There’s no hiding the predictability of the piece, and much of the film toils with making peace in the most asinine of ways. Not caring so much for how the story unfolds or how each of these performers can really adapt to such a lifeless script, there’s little in the way of actual originality. Luke Hemsworth, wielding an accent that sounds like a mixture between Darrell from Storage Wars and Colin Firth’s flimsy attempt at a Texan accent in Main Street is a laughable introduction to our lead. Either way, the third and final Hemsworth brother has cracked into acting the traditional way, by making a mockery of a script that doesn’t have the potential to be anywhere close to interesting.
Duke’s direction is completely standard. Nothing interesting and some awkward zooms from time to time. Putting on his best Post Malone cosplay, Duke backs up the straight-faced Kyle with a supporting role as Swin. The chemistry between the two is useless. Duke’s acting, in particular, is a miserable stretch, one that sees him planted right into scenarios that he’d be far, far away from if he weren’t the director. He finds himself in the throes of a romantic subplot, and at that point his direction takes a nosedive. Flat direction that has absolutely nothing of interest to it, no new message or even something that can expand upon the ridiculous set pieces found within.

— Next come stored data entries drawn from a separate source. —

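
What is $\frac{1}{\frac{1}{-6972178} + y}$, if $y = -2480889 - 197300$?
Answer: $- \frac{6972178}{18672810425643} \approx -3.7339 \cdot 10^{-7}$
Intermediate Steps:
$y = -2678189$
$\frac{1}{\frac{1}{-6972178} + y} = \frac{1}{\frac{1}{-6972178} - 2678189} = \frac{1}{- \frac{1}{6972178} - 2678189} = \frac{1}{- \frac{18672810425643}{6972178}} = - \frac{6972178}{18672810425643}$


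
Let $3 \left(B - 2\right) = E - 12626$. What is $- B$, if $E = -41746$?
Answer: $18122$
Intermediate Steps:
$B = -18122$ ($B = 2 + \frac{-41746 - 12626}{3} = 2 + \frac{1}{3} \left(-54372\right) = 2 - 18124 = -18122$)
$- B = \left(-1\right) \left(-18122\right) = 18122$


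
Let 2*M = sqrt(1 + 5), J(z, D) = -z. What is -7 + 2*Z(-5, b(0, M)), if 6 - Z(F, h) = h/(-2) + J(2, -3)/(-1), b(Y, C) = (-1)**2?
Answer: 2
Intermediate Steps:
M = sqrt(6)/2 (M = sqrt(1 + 5)/2 = sqrt(6)/2 ≈ 1.2247)
b(Y, C) = 1
Z(F, h) = 4 + h/2 (Z(F, h) = 6 - (h/(-2) - 1*2/(-1)) = 6 - (h*(-1/2) - 2*(-1)) = 6 - (-h/2 + 2) = 6 - (2 - h/2) = 6 + (-2 + h/2) = 4 + h/2)
-7 + 2*Z(-5, b(0, M)) = -7 + 2*(4 + (1/2)*1) = -7 + 2*(4 + 1/2) = -7 + 2*(9/2) = -7 + 9 = 2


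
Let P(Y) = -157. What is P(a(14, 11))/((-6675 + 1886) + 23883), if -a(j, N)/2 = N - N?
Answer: -157/19094 ≈ -0.0082225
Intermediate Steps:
a(j, N) = 0 (a(j, N) = -2*(N - N) = -2*0 = 0)
P(a(14, 11))/((-6675 + 1886) + 23883) = -157/((-6675 + 1886) + 23883) = -157/(-4789 + 23883) = -157/19094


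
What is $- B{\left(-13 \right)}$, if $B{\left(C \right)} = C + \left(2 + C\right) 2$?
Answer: $35$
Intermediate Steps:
$B{\left(C \right)} = 4 + 3 C$ ($B{\left(C \right)} = C + \left(4 + 2 C\right) = 4 + 3 C$)
$- B{\left(-13 \right)} = - (4 + 3 \left(-13\right)) = - (4 - 39) = \left(-1\right) \left(-35\right) = 35$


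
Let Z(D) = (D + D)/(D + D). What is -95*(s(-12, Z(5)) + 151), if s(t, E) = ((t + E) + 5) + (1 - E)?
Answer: -13775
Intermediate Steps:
Z(D) = 1 (Z(D) = (2*D)/((2*D)) = (2*D)*(1/(2*D)) = 1)
s(t, E) = 6 + t (s(t, E) = ((E + t) + 5) + (1 - E) = (5 + E + t) + (1 - E) = 6 + t)
-95*(s(-12, Z(5)) + 151) = -95*((6 - 12) + 151) = -95*(-6 + 151) = -95*145 = -13775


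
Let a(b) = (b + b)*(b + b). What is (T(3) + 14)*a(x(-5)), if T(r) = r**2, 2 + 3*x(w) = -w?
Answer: 92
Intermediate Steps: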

It’s still a shame to see John Malkovich phoning in performance after performance, his supporting role in Arkansas shows him shuffling around the screen, slurring the script into a lowly cringe. His early moments within the film show just how far he’s fallen. Sluggish, boring and not taking the role seriously, although you can’t blame him for that since everything around him is just as bad.
A glum film that has nothing at all of interest. Unfocused direction both in narrative constraint and literal focus, a blurry film that’s oversaturated with neon lights and grim surroundings, Arkansas is a waste of time. Horribly bland for a film documenting a crime lord called Frog rising to power. Nobody with even a semblance of talent can save this film from being a redundant exploration into modern American drug peddling, with little interest to be found within its predictable farce.